Over the weekend, I reported that Paul Tierney was well over half way through his attempt to break Steve Birkinshaw’s 214-Peak Wainwright Record. Well, I am extremely happy to say that Paul has indeed broken the record by almost 7 hours. If anyone has seen Steve’s film which followed his then record setting run in 2014, you’ll be aware of physical and mental toll it took on him, and more over, the will power it took to fight an ever rising level of fatigue.
We have yet to see some of the many images and short videos that will surface from the fells, which will link together to form a story that at this very moment I doubt Paul’s mind is capable of recalling. Such is the magnitude of the physical and mental endeavour he has undertaken, there are only a select few individuals capable of completing such tasks in such rapid times.
One person who has already shared his respect and admiration is Kilian Jornet.
To put Paul’s achievement into persecutive, here are some of the statistics that made up 6 days and 6 hours of movement in the Lakeland fells.
- 318 miles
- 36,000 meters of elevation gain – the equivalent of 4 times up & down Everest
- 214 peaks
- Total Time – 6 Days 6 Hours 5 Minutes
How close was he to making a finishing time, that would represent the thoughts of the average person in the street, if they were to be asked who they thought up the challenge – the Devil / 666.
Paul beat the previous record, set by Steve Birkinshaw in 2014, by almost 7 hours. Steve has already composed a blog of his thoughts and experiences of Paul’s achievement HERE, it should be noted, Steve was present at multiple times throughout Paul’s attempt.
Paul battled sleep deprivation and all manner of weather conditions, before arriving to a hero’s welcome from a crowd of hundreds at the finish in Keswick.
Paul said: “The hardest bit was definitely the lack of sleep. I think I averaged just two hours of sleep in every 24 hours.
“The best bit was finishing. I was relieved to get to the end and that everything had worked out, because beforehand I was really stressed thinking about the things that could potentially go wrong.
“Seeing so many people in the street in Keswick cheering me on, then being up on the finish steps with my family and friends, having beaten the record, that was more than I could have hoped for.

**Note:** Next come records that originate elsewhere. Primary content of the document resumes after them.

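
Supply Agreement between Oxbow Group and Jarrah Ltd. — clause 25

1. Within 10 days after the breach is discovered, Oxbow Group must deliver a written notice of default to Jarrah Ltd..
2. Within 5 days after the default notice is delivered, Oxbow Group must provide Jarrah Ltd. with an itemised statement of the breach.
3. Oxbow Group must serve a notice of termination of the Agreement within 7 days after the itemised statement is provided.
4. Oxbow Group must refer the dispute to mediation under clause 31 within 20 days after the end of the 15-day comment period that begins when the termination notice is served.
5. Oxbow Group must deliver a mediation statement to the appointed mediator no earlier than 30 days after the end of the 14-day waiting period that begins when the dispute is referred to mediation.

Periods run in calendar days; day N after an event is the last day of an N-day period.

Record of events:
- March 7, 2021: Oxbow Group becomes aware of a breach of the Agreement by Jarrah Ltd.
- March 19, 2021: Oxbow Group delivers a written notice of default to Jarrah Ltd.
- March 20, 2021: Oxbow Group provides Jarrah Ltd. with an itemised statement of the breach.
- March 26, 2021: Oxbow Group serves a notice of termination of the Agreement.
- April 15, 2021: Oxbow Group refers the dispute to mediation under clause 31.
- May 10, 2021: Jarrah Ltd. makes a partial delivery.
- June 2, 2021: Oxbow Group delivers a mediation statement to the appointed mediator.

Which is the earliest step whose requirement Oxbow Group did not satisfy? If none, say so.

Step 1 — counting 10 days from March 7, 2021 (when the breach is discovered) gives a deadline of March 17, 2021; done March 19, 2021 — 2 days late.
No need to go further; step 1 was not satisfied.

Step 1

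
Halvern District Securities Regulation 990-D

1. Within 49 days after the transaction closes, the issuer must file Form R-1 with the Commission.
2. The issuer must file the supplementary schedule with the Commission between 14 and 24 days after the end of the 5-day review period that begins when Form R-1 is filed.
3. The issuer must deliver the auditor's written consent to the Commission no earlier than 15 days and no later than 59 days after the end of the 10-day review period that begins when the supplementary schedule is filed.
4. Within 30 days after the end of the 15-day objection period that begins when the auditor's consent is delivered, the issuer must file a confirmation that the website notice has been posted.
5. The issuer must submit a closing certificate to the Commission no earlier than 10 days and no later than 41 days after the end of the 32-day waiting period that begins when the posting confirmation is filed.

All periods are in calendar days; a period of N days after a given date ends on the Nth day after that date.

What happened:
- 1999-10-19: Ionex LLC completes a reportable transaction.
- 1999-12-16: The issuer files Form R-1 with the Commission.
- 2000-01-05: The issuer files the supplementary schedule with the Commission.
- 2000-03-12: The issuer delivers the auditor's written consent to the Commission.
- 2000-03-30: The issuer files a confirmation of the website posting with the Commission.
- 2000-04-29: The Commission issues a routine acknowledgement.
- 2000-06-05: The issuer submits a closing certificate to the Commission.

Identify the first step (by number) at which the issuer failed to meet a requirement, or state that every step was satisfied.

Step 1

Step 1 — counting 49 days from 1999-10-19 (when the transaction closes) gives a deadline of 1999-12-07; not done until 1999-12-16, 9 days after the deadline.
That is the first point of non-compliance.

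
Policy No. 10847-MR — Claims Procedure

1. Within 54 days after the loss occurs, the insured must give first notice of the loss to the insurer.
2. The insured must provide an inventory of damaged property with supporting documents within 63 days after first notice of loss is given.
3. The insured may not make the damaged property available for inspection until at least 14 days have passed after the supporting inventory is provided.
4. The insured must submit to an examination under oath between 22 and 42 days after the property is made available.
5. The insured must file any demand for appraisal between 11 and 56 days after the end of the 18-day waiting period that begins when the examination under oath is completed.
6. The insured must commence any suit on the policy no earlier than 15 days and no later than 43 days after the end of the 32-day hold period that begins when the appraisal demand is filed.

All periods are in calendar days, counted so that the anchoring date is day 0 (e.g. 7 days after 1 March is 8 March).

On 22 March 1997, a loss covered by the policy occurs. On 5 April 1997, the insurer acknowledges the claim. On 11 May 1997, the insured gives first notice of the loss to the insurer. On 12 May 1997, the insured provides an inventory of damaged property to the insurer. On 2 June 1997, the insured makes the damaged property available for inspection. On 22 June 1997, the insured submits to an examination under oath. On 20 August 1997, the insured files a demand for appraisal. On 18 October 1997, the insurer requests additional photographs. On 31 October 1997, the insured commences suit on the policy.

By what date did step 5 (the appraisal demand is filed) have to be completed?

The examination under oath is completed on 22 June 1997; the 18-day waiting period therefore ends 10 July 1997, and step 5 runs from that date. The window is 11–56 days after 10 July 1997; it closes on 4 September 1997.

4 September 1997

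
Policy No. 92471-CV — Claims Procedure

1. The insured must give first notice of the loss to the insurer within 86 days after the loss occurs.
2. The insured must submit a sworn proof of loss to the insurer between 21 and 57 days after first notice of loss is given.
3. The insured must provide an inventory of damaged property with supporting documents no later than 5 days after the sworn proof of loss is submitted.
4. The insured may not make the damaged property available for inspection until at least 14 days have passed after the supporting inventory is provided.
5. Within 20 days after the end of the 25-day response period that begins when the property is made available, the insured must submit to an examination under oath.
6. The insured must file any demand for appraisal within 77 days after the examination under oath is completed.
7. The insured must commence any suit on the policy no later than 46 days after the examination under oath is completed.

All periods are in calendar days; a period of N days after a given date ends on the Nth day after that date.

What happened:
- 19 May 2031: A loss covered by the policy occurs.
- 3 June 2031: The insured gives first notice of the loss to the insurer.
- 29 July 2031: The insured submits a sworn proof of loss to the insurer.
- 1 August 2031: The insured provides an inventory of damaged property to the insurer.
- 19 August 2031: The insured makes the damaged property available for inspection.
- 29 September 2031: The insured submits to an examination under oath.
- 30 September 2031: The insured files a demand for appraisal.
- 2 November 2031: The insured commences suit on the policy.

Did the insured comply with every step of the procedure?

Yes

Step 1 — counting 86 days from 19 May 2031 (when the loss occurs) gives a deadline of 13 August 2031; 3 June 2031 is within that limit.
Step 2 — 21 and 57 days from 3 June 2031 (when first notice of loss is given) are 24 June 2031 and 30 July 2031 respectively; done 29 July 2031, which is between those dates.
Step 3 — counting 5 days from 29 July 2031 (when the sworn proof of loss is submitted) gives a deadline of 3 August 2031; 1 August 2031 is within that limit.
Step 4 — must wait 14 days from 1 August 2031 (when the supporting inventory is provided), so not before 15 August 2031; 19 August 2031 is on or after that date.
Step 5 — counting 20 days from 13 September 2031 (end of the 25-day response period, which began when the property is made available on 19 August 2031) gives a deadline of 3 October 2031; completed 29 September 2031, before the deadline.
Step 6 — counting 77 days from 29 September 2031 (when the examination under oath is completed) gives a deadline of 15 December 2031; done 30 September 2031 — timely.
Step 7 — counting 46 days from 29 September 2031 (when the examination under oath is completed) gives a deadline of 14 November 2031; done 2 November 2031 — timely.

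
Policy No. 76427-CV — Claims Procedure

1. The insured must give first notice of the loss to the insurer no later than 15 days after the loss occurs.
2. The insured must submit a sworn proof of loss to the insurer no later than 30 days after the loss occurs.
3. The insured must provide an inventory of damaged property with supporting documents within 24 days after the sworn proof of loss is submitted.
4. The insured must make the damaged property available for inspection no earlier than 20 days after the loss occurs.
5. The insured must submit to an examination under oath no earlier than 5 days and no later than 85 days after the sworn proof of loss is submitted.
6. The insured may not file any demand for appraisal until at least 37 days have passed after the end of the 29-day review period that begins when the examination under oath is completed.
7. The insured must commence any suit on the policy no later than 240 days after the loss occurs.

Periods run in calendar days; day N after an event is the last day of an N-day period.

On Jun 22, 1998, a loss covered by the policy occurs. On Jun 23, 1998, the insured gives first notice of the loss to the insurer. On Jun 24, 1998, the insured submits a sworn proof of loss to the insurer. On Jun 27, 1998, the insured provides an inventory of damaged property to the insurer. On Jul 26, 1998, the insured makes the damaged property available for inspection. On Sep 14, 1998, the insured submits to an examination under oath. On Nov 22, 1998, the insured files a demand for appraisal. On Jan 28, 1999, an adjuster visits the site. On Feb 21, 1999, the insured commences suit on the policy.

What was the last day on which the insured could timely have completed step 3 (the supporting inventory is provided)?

Step 3 runs from Jun 24, 1998, when the sworn proof of loss is submitted. 24 days after Jun 24, 1998 is Jul 18, 1998.

Jul 18, 1998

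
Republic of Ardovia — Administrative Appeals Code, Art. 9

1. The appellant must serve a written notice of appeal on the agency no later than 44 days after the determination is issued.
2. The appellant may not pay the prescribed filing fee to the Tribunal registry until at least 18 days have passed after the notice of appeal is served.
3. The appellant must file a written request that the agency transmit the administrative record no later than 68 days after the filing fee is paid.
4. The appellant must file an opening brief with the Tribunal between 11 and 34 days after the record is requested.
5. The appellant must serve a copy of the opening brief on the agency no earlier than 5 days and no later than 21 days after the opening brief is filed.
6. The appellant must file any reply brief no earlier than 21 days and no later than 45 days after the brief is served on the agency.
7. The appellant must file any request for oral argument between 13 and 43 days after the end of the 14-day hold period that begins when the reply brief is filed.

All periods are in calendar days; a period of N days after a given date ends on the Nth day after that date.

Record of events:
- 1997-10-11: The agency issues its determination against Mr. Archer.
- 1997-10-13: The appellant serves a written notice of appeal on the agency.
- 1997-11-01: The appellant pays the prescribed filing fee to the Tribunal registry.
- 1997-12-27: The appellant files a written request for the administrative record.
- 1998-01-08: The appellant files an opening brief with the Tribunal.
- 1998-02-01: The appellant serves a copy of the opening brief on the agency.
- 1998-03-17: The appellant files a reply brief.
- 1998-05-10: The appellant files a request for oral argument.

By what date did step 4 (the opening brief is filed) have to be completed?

Step 4 runs from 1997-12-27, when the record is requested. The window is 11–34 days after 1997-12-27; it closes on 1998-01-30.

1998-01-30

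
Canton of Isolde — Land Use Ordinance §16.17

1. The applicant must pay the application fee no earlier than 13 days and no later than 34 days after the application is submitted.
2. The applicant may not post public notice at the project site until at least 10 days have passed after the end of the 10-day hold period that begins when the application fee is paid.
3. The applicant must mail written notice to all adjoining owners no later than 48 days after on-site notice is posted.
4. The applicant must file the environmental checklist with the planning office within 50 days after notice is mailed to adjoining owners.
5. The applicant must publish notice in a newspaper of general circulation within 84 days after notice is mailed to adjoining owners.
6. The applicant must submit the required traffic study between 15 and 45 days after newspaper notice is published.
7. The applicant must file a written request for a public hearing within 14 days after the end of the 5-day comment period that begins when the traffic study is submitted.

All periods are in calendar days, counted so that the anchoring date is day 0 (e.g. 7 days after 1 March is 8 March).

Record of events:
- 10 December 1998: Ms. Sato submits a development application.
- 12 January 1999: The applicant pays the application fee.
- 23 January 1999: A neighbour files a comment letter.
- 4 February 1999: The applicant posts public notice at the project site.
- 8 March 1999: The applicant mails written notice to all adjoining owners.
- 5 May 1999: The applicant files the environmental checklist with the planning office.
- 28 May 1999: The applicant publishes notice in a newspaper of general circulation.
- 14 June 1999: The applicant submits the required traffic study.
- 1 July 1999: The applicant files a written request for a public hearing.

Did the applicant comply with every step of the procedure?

(1) the permitted window runs from 10 December 1998 + 13 = 23 December 1998 to 10 December 1998 + 34 = 13 January 1999; done 12 January 1999 — within the window.
(2) permitted from 22 January 1999 + 10 days = 1 February 1999 onward; done 4 February 1999, after the minimum wait.
(3) due by 4 February 1999 + 48 days = 24 March 1999; done 8 March 1999 — timely.
(4) due by 8 March 1999 + 50 days = 27 April 1999; done 5 May 1999 — 8 days late.
The analysis stops there.

No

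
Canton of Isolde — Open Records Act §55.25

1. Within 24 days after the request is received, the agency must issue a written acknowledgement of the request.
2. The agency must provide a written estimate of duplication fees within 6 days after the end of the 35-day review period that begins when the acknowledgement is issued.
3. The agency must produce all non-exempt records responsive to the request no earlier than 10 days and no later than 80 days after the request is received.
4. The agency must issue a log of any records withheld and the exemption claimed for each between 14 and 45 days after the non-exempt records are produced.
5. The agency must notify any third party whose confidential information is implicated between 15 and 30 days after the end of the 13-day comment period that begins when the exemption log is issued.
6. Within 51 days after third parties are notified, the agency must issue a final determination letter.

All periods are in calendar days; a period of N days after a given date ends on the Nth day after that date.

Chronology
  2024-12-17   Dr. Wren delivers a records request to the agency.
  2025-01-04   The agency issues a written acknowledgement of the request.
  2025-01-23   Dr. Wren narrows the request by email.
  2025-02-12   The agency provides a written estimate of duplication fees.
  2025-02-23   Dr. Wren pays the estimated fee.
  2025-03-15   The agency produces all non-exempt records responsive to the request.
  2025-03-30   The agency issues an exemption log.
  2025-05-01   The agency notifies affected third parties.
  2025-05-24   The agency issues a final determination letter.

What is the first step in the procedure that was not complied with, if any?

Step 3

Step 1: 24 days after 2024-12-17 (when the request is received) is 2025-01-10; done 2025-01-04 — timely.
Step 2: 6 days after 2025-02-08 (end of the 35-day review period, which began when the acknowledgement is issued on 2025-01-04) is 2025-02-14; 2025-02-12 is within that limit.
Step 3: the window is 10–80 days after 2024-12-17 (when the request is received), so 2024-12-27 through 2025-03-07; 2025-03-15 is 8 days past the end of the window.
The procedure was therefore not followed at step 3.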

“There were lows and times I thought I’m not sure if I can do this anymore, but I just kept pushing on. The awful Sunday night in the storm up on the fells around Fairfield, that is something I won’t forget.
“There were also lots of highs, like the Friday night over the Buttermere fells in great conditions and that last section from Newlands back to Keswick.
“Achieving the record wouldn’t have been possible without the brilliant support team I had. They literally did everything for me, so all I had to do was keep going!”
Paul followed a similar route to Steve, who spent months mapping out what he believed to be the quickest, continuous on-foot route over the 214 peaks that featured in Alfred Wainwright’s iconic seven-volume pictorial guide to the Lakeland fells.
The Irish-born running coach and ex-policeman slept, albeit briefly, in a van at road crossings, with groups of runners taking it in turns to pace and navigate him over different sections of the route.
The Windermere-based 36-year-old, who used inov-8 kit – including new graphene-grip shoes – during the attempt, finished the challenge wearing the Ambleside Athletics Club vest of his friend and team-mate Chris Stirling, who passed away recently. Paul ran in memory of Chris and has so far raised just under £28,000 for the charity MIND, UK. Donations can be made via Paul’s Justgiving page.
Lee Procter, inov-8 Global Communications & Ambassadors Manager, added: “What Paul achieved is truly staggering. He got to grips with one of the toughest ultra-running challenges imaginable and absolutely crushed it. To put it into perspective, he ran 12 back-to-back marathons over the England’s most gnarly mountain terrain in less than a week.”
I want to extend my own personal congratulations to Paul for what he has achieved and in doing so, raising awareness and funds for mental health.